Yine günlerden bir gün sevgilimle kulübemde otururken dışarıdan silah sesleri gelmeye başladı. Saldırıya uğramıştık. O an ani bir karar verdim . Karnım zaten yavaş yavaş belli olmaya başlamıştı.
Burdan kaçacaktım . İkimizde ayağa kalktık . Bana sen burda kal . Ben bakarım dedi . O kapıdan çıkmadan önce arkasından sarıldım. Benden habersiz gözyaşlarım akmaya başlamıştı.
" Tamam birtanem niye ağlıyorsun . Hemen bakıp gelicem." dedi.
O gider gitmez valizime bir kaç parça eşya koyup gerekli eşyalarımı aldım.

Elime kağıtla kalem alıp ona beni affetmesini . Yazıp çıktım ordan . Kimseye görünmeden anayola kadar koştum. Bir arabaya binip arkadaşımın yanına gittim. Bebek doğana kadar benimle ilgilendi  . Ama daha fazla orda kalamazdım. 
Sonrası işte burdayım." dedi.

"Kızım ben zaten anneni seviyordum . Sonra onunla evlendik ve mutlu bir aile olduk. İşte bizim hikayemiz bu  .  Sen benim kanımdan olmasanda ben seni hep kızım olarak gördüm. Hala da göreceğim. Belki senin bana karşı duyguların değişmiştir ama gerçek bu." dedi.
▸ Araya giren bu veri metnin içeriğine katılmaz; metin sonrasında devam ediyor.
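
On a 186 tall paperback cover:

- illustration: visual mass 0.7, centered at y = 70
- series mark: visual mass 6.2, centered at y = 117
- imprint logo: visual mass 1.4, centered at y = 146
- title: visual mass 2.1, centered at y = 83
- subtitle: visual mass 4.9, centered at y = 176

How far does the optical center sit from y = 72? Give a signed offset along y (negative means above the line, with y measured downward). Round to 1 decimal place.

Weights sum to 0.7 + 6.2 + 1.4 + 2.1 + 4.9 = 15.3.
y: (0.7·70 + 6.2·117 + 1.4·146 + 2.1·83 + 4.9·176) / 15.3 = 2015.5 / 15.3 ≈ 131.73
Offset from y = 72: 131.73 − 72 ≈ 59.73.

≈ 59.7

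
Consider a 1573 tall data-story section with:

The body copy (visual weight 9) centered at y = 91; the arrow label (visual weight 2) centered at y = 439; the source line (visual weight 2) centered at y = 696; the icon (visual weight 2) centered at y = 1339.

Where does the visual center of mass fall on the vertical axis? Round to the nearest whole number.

Weights sum to 9 + 2 + 2 + 2 = 15.
y-moment: 9·91 + 2·439 + 2·696 + 2·1339 = 5767; centroid 5767/15 ≈ 384.47.

y ≈ 384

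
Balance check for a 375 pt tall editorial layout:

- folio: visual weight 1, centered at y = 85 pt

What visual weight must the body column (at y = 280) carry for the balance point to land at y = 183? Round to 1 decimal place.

The single fixed element contributes weight 1, moment 1·85 = 85.
Set Σw·y/Σw = 183: (85 + 280w) = 183·(1 + w).
Rearranging, w·(280 − 183) = 183·1 − 85 = 98, so w ≈ 98/97 = 1.01.

w ≈ 1.0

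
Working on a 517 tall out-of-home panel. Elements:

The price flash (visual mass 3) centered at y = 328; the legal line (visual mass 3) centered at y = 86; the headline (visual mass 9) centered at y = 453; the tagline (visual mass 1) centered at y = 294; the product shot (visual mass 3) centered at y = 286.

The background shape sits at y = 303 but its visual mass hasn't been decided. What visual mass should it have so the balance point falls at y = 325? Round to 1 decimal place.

w ≈ 13.5

Known weights sum to 3 + 3 + 9 + 1 + 3 = 19; their moment is 3·328 + 3·86 + 9·453 + 1·294 + 3·286 = 6471.
Set Σw·y/Σw = 325: (6471 + 303w) = 325·(19 + w).
So w = (325·19 − 6471)/(303 − 325) = -296/-22 ≈ 13.45.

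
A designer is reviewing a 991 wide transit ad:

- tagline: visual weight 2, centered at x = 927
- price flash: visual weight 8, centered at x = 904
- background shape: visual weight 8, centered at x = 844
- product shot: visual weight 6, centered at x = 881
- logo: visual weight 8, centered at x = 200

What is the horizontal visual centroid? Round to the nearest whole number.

Weights sum to 2 + 8 + 8 + 6 + 8 = 32.
x-moment: 2·927 + 8·904 + 8·844 + 6·881 + 8·200 = 22724; centroid 22724/32 ≈ 710.12.

x ≈ 710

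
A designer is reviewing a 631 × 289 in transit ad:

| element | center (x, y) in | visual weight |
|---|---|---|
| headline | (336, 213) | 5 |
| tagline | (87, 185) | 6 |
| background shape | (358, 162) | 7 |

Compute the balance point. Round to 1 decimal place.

(261.6, 183.8)

Total weight = 5 + 6 + 7 = 18.
x: (5·336 + 6·87 + 7·358) / 18 = 4708 / 18 ≈ 261.56
y: (5·213 + 6·185 + 7·162) / 18 = 3309 / 18 ≈ 183.83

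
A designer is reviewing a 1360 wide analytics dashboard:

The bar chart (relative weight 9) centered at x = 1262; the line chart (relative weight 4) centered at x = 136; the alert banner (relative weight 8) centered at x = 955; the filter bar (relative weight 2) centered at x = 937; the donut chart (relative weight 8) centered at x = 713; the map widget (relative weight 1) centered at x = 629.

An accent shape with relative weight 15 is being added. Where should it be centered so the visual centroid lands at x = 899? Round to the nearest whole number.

x ≈ 967

New total weight: (9 + 4 + 8 + 2 + 8 + 1) + 15 = 47.
x: need Σw·x = 47·899 = 42253. Existing = 9·1262 + 4·136 + 8·955 + 2·937 + 8·713 + 1·629 = 27749. Remainder 14504 / 15 ≈ 966.93.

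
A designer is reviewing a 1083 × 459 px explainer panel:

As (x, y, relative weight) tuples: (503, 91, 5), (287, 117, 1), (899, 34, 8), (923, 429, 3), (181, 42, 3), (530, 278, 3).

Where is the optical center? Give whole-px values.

(648, 134)

Σw = 5 + 1 + 8 + 3 + 3 + 3 = 23.
x: (5·503 + 1·287 + 8·899 + 3·923 + 3·181 + 3·530) / 23 = 14896 / 23 ≈ 647.65
y: (5·91 + 1·117 + 8·34 + 3·429 + 3·42 + 3·278) / 23 = 3091 / 23 ≈ 134.39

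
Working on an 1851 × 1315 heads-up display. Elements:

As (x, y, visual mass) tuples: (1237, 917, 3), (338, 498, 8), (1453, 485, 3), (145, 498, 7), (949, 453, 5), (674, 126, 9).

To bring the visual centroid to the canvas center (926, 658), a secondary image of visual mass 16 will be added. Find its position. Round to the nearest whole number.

(1539, 1155)

With the secondary image, Σw becomes 3 + 8 + 3 + 7 + 5 + 9 + 16 = 51.
x: target moment 51×926 = 47226; current 3·1237 + 8·338 + 3·1453 + 7·145 + 5·949 + 9·674 = 22600; the secondary image supplies 24626, so x = 24626/16 ≈ 1539.12.
y: target moment 51×658 = 33558; current 3·917 + 8·498 + 3·485 + 7·498 + 5·453 + 9·126 = 15075; the secondary image supplies 18483, so y = 18483/16 ≈ 1155.19.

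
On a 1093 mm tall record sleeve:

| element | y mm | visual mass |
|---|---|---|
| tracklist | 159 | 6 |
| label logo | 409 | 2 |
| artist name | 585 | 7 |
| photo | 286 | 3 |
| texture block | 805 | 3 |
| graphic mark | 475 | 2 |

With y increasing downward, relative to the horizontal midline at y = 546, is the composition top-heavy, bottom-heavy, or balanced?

Weights sum to 6 + 2 + 7 + 3 + 3 + 2 = 23.
Σw·y = 6·159 + 2·409 + 7·585 + 3·286 + 3·805 + 2·475 = 10090, so ȳ = 10090/23 ≈ 438.70.
438.7 lies above (smaller y than) the midline 546, so the layout is top-heavy.

top-heavy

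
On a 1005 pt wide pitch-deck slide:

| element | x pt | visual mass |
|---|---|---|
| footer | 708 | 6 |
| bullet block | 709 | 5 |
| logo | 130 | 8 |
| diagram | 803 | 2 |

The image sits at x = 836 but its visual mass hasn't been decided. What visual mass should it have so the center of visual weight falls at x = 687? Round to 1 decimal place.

w ≈ 26.8

Known weights sum to 6 + 5 + 8 + 2 = 21; their moment is 6·708 + 5·709 + 8·130 + 2·803 = 10439.
Set Σw·x/Σw = 687: (10439 + 836w) = 687·(21 + w).
Rearranging, w·(836 − 687) = 687·21 − 10439 = 3988, so w ≈ 3988/149 = 26.77.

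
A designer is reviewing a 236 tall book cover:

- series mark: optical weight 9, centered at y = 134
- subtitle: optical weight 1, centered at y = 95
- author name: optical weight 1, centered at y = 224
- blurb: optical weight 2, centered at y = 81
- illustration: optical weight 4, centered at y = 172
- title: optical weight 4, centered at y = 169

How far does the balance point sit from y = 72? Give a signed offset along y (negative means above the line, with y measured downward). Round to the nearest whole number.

≈ 73

Σw = 9 + 1 + 1 + 2 + 4 + 4 = 21.
y: moment 3051 / weight 21 ≈ 145.29
Against y = 72, that's 145.29 − 72 = 73.29.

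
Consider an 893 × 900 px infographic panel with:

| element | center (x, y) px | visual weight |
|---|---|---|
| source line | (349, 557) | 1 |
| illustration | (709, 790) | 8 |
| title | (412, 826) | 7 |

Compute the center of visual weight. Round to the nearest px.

Σw = 1 + 8 + 7 = 16.
Σw·x = 1·349 + 8·709 + 7·412 = 8905, so x̄ = 8905/16 ≈ 556.56.
Σw·y = 1·557 + 8·790 + 7·826 = 12659, so ȳ = 12659/16 ≈ 791.19.

(557, 791)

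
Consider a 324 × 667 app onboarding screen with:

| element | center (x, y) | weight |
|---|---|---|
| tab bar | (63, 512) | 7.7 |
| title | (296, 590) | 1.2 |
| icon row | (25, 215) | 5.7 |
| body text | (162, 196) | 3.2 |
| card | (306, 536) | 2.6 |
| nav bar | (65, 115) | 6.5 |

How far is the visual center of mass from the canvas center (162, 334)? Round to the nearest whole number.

≈ 62

Weights sum to 7.7 + 1.2 + 5.7 + 3.2 + 2.6 + 6.5 = 26.9.
Σw·x = 7.7·63 + 1.2·296 + 5.7·25 + 3.2·162 + 2.6·306 + 6.5·65 = 2719.3, so x̄ = 2719.3/26.9 ≈ 101.09.
Σw·y = 7.7·512 + 1.2·590 + 5.7·215 + 3.2·196 + 2.6·536 + 6.5·115 = 8644.2, so ȳ = 8644.2/26.9 ≈ 321.35.
Offset from (162, 334): Δx ≈ -60.91, Δy ≈ -12.65; distance = √(Δx² + Δy²) ≈ 62.21.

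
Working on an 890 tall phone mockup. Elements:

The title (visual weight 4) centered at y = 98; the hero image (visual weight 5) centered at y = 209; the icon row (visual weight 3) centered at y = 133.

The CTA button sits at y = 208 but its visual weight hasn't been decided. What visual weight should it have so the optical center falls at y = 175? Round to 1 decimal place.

w ≈ 8.0

Existing Σw = 12 (4 + 5 + 3); existing moment 4·98 + 5·209 + 3·133 = 1836.
Set Σw·y/Σw = 175: (1836 + 208w) = 175·(12 + w).
Rearranging, w·(208 − 175) = 175·12 − 1836 = 264, so w ≈ 264/33 = 8.00.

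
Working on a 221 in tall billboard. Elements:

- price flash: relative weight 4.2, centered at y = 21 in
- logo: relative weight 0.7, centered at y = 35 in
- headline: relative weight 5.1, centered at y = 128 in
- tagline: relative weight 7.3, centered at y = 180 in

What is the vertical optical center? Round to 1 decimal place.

y ≈ 120.2

Weights sum to 4.2 + 0.7 + 5.1 + 7.3 = 17.3.
y: (4.2·21 + 0.7·35 + 5.1·128 + 7.3·180) / 17.3 = 2079.5 / 17.3 ≈ 120.20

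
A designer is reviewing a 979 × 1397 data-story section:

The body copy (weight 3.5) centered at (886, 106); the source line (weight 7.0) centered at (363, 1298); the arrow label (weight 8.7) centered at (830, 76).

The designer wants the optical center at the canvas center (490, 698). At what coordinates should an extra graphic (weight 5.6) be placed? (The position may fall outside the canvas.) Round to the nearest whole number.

New total weight: (3.5 + 7.0 + 8.7) + 5.6 = 24.8.
x: need Σw·x = 24.8·490 = 12152.0. Existing = 3.5·886 + 7.0·363 + 8.7·830 = 12863.0. Remainder -711.0 / 5.6 ≈ -126.96.
y: need Σw·y = 24.8·698 = 17310.4. Existing = 3.5·106 + 7.0·1298 + 8.7·76 = 10118.2. Remainder 7192.2 / 5.6 ≈ 1284.32.

(-127, 1284)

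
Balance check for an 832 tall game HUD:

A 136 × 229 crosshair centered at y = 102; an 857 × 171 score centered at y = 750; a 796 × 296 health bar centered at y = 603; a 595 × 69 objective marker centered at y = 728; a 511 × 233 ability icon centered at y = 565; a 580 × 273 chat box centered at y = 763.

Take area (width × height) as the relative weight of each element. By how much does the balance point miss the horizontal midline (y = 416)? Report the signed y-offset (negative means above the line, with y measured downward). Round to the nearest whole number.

≈ 231

Taking area as weight: crosshair 136·229 = 31144, score 857·171 = 146547, health bar 796·296 = 235616, objective marker 595·69 = 41055, ability icon 511·233 = 119063, chat box 580·273 = 158340. Sum 731765.
Σw·y = 31144·102 + 146547·750 + 235616·603 + 41055·728 + 119063·565 + 158340·763 = 473135441, so ȳ = 473135441/731765 ≈ 646.57.
Offset from y = 416: 646.57 − 416 ≈ 230.57.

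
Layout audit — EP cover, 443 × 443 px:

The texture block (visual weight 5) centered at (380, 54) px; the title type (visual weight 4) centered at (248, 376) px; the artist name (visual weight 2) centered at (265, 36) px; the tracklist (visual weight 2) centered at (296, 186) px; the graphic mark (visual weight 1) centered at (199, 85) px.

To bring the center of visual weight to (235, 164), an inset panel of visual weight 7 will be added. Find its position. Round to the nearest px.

(103, 163)

New total weight: (5 + 4 + 2 + 2 + 1) + 7 = 21.
Along x: (4213 + 7·x) / 21 = 235 (existing moment 5·380 + 4·248 + 2·265 + 2·296 + 1·199 = 4213) ⇒ x = (4935 − 4213) / 7 ≈ 103.14.
Along y: (2303 + 7·y) / 21 = 164 (existing moment 5·54 + 4·376 + 2·36 + 2·186 + 1·85 = 2303) ⇒ y = (3444 − 2303) / 7 ≈ 163.00.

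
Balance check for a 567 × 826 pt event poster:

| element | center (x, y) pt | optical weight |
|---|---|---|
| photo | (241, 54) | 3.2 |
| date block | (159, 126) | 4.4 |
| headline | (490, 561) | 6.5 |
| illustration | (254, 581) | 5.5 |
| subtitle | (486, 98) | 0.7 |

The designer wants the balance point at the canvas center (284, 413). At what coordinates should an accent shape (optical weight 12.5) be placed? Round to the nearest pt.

New total weight: (3.2 + 4.4 + 6.5 + 5.5 + 0.7) + 12.5 = 32.8.
x: need Σw·x = 32.8·284 = 9315.2. Existing = 3.2·241 + 4.4·159 + 6.5·490 + 5.5·254 + 0.7·486 = 6393.0. Remainder 2922.2 / 12.5 ≈ 233.78.
y: need Σw·y = 32.8·413 = 13546.4. Existing = 3.2·54 + 4.4·126 + 6.5·561 + 5.5·581 + 0.7·98 = 7637.8. Remainder 5908.6 / 12.5 ≈ 472.69.

(234, 473)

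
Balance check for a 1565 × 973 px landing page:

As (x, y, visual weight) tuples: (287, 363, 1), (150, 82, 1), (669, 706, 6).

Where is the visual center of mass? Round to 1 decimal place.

(556.4, 585.1)

Σw = 1 + 1 + 6 = 8.
x: (1·287 + 1·150 + 6·669) / 8 = 4451 / 8 ≈ 556.38
y: (1·363 + 1·82 + 6·706) / 8 = 4681 / 8 ≈ 585.12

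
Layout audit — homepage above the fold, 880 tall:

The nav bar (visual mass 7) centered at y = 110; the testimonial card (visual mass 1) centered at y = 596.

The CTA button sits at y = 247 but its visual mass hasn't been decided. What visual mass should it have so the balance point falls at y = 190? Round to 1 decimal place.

w ≈ 2.7

Existing Σw = 8 (7 + 1); existing moment 7·110 + 1·596 = 1366.
Balance at y = 190 requires (1366 + w·247) / (8 + w) = 190.
Solving: w = (190·8 − 1366) / (247 − 190) = 154 / 57 ≈ 2.70.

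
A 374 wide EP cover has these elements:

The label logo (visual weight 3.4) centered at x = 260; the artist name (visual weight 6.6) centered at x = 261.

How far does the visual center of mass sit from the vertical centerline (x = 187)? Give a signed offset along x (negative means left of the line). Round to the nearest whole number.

Σw = 3.4 + 6.6 = 10.0.
x-moment: 3.4·260 + 6.6·261 = 2606.6; centroid 2606.6/10.0 ≈ 260.66.
Against x = 187, that's 260.66 − 187 = 73.66.

≈ 74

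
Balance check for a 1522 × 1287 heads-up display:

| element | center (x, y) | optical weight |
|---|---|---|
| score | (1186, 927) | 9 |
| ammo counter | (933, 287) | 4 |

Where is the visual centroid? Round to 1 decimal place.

(1108.2, 730.1)

Weights sum to 9 + 4 = 13.
x: (9·1186 + 4·933) / 13 = 14406 / 13 ≈ 1108.15
y: (9·927 + 4·287) / 13 = 9491 / 13 ≈ 730.08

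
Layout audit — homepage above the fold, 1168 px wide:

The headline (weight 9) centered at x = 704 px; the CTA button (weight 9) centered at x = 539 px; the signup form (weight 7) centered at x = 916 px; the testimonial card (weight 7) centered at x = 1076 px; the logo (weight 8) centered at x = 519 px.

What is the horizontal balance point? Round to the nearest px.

x ≈ 732

Weights sum to 9 + 9 + 7 + 7 + 8 = 40.
x-moment: 9·704 + 9·539 + 7·916 + 7·1076 + 8·519 = 29283; centroid 29283/40 ≈ 732.08.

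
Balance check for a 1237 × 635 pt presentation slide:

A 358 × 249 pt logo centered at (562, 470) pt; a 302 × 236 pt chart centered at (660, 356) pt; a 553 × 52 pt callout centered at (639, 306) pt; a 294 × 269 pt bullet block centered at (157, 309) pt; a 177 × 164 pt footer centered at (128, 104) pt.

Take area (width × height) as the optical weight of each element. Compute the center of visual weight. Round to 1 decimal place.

Areas → weights: logo 358·249 = 89142, chart 302·236 = 71272, callout 553·52 = 28756, bullet block 294·269 = 79086, footer 177·164 = 29028; Σw = 297284.
x-moment: 89142·562 + 71272·660 + 28756·639 + 79086·157 + 29028·128 = 131644494; centroid 131644494/297284 ≈ 442.82.
y-moment: 89142·470 + 71272·356 + 28756·306 + 79086·309 + 29028·104 = 103525394; centroid 103525394/297284 ≈ 348.24.

(442.8, 348.2)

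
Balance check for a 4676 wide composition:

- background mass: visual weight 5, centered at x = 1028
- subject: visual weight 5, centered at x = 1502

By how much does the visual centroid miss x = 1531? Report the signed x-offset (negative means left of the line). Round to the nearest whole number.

Total weight = 5 + 5 = 10.
x: (5·1028 + 5·1502) / 10 = 12650 / 10 ≈ 1265.00
Difference: 1265.00 − 1531 ≈ -266.00.

≈ -266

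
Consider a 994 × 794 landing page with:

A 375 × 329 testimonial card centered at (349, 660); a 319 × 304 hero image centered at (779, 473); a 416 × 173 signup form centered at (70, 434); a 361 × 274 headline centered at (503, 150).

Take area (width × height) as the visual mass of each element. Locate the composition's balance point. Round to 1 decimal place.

(443.2, 443.1)

Areas → weights: testimonial card 375·329 = 123375, hero image 319·304 = 96976, signup form 416·173 = 71968, headline 361·274 = 98914; Σw = 391233.
x: (123375·349 + 96976·779 + 71968·70 + 98914·503) / 391233 = 173393681 / 391233 ≈ 443.20
y: (123375·660 + 96976·473 + 71968·434 + 98914·150) / 391233 = 173368360 / 391233 ≈ 443.13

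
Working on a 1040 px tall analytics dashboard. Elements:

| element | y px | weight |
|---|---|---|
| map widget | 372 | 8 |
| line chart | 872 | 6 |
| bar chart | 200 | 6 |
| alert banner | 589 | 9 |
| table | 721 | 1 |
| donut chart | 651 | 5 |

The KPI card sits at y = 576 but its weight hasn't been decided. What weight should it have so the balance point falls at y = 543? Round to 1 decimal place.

Fixed elements: Σw = 8 + 6 + 6 + 9 + 1 + 5 = 35, Σw·y = 8·372 + 6·872 + 6·200 + 9·589 + 1·721 + 5·651 = 18685.
For the centroid to hit 543: (18685 + w·576) / (35 + w) = 543.
Solving: w = (543·35 − 18685) / (576 − 543) = 320 / 33 ≈ 9.70.

w ≈ 9.7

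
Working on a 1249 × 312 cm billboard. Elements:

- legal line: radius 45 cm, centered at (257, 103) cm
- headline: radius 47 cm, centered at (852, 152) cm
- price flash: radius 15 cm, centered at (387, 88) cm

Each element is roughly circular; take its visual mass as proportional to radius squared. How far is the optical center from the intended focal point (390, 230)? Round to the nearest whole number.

r² weights: legal line 45² = 2025, headline 47² = 2209, price flash 15² = 225. Total = 4459.
Σw·x = 2025·257 + 2209·852 + 225·387 = 2489568, so x̄ = 2489568/4459 ≈ 558.32.
Σw·y = 2025·103 + 2209·152 + 225·88 = 564143, so ȳ = 564143/4459 ≈ 126.52.
Offset from (390, 230): Δx ≈ 168.32, Δy ≈ -103.48; distance = √(Δx² + Δy²) ≈ 197.59.

≈ 198 cm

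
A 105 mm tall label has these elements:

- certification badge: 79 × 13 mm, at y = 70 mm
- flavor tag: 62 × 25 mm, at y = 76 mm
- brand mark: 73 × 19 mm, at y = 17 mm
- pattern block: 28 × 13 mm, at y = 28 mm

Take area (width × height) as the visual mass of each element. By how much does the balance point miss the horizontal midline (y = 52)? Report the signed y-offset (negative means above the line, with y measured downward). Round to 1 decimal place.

≈ -0.4 mm

Taking area as weight: certification badge 79·13 = 1027, flavor tag 62·25 = 1550, brand mark 73·19 = 1387, pattern block 28·13 = 364. Sum 4328.
Σw·y = 1027·70 + 1550·76 + 1387·17 + 364·28 = 223461, so ȳ = 223461/4328 ≈ 51.63.
Against y = 52, that's 51.63 − 52 = -0.37.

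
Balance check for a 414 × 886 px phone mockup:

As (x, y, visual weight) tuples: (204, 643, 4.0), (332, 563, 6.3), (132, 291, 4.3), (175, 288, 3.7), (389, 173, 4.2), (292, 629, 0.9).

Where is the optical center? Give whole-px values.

Σw = 4.0 + 6.3 + 4.3 + 3.7 + 4.2 + 0.9 = 23.4.
x-moment: 4.0·204 + 6.3·332 + 4.3·132 + 3.7·175 + 4.2·389 + 0.9·292 = 6019.3; centroid 6019.3/23.4 ≈ 257.24.
y-moment: 4.0·643 + 6.3·563 + 4.3·291 + 3.7·288 + 4.2·173 + 0.9·629 = 9728.5; centroid 9728.5/23.4 ≈ 415.75.

(257, 416)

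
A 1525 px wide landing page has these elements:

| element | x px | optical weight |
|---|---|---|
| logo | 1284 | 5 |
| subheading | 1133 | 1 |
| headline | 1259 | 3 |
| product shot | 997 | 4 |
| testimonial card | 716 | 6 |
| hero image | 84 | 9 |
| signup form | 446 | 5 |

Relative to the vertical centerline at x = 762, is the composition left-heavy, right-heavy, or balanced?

Weights sum to 5 + 1 + 3 + 4 + 6 + 9 + 5 = 33.
x: moment 22600 / weight 33 ≈ 684.85
684.8 lies left of the midline 762, so the layout is left-heavy.

left-heavy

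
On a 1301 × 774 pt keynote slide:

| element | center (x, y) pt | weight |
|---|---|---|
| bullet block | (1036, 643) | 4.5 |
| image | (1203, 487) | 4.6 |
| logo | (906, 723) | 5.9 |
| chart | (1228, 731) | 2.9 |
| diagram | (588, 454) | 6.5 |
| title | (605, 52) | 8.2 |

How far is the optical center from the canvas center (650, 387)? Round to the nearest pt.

Σw = 4.5 + 4.6 + 5.9 + 2.9 + 6.5 + 8.2 = 32.6.
x: moment 27885.4 / weight 32.6 ≈ 855.38
Σw·y = 14896.7; ȳ = 14896.7/32.6 ≈ 456.95.
Relative to (650, 387): Δ = (205.38, 69.95); |Δ| = √(205.38² + 69.95²) ≈ 216.97.

≈ 217 pt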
Üstümden şoku hala atamamıştım . Bi an ki öfkeyle " Bunlar başıma gelmeseydi bana hiç birşeyi anlatmayacaktınız öyle mi?" diye bağırdım.

"Beni onca yıl yalanlarla büyüttünüz." dedim hayal kırıklığıyla.

Ayağa kalktım kapıya doğru ilerledim. Babam kolumdan tutup yalvarırcasına " kızım nolur bizi de anlamaya çalış." dedi.

Kolumu elinden kurtarıp " Bunları hazmetmem gerek. Yalnız kalmak istiyorum." deyip kapıdan çıktım.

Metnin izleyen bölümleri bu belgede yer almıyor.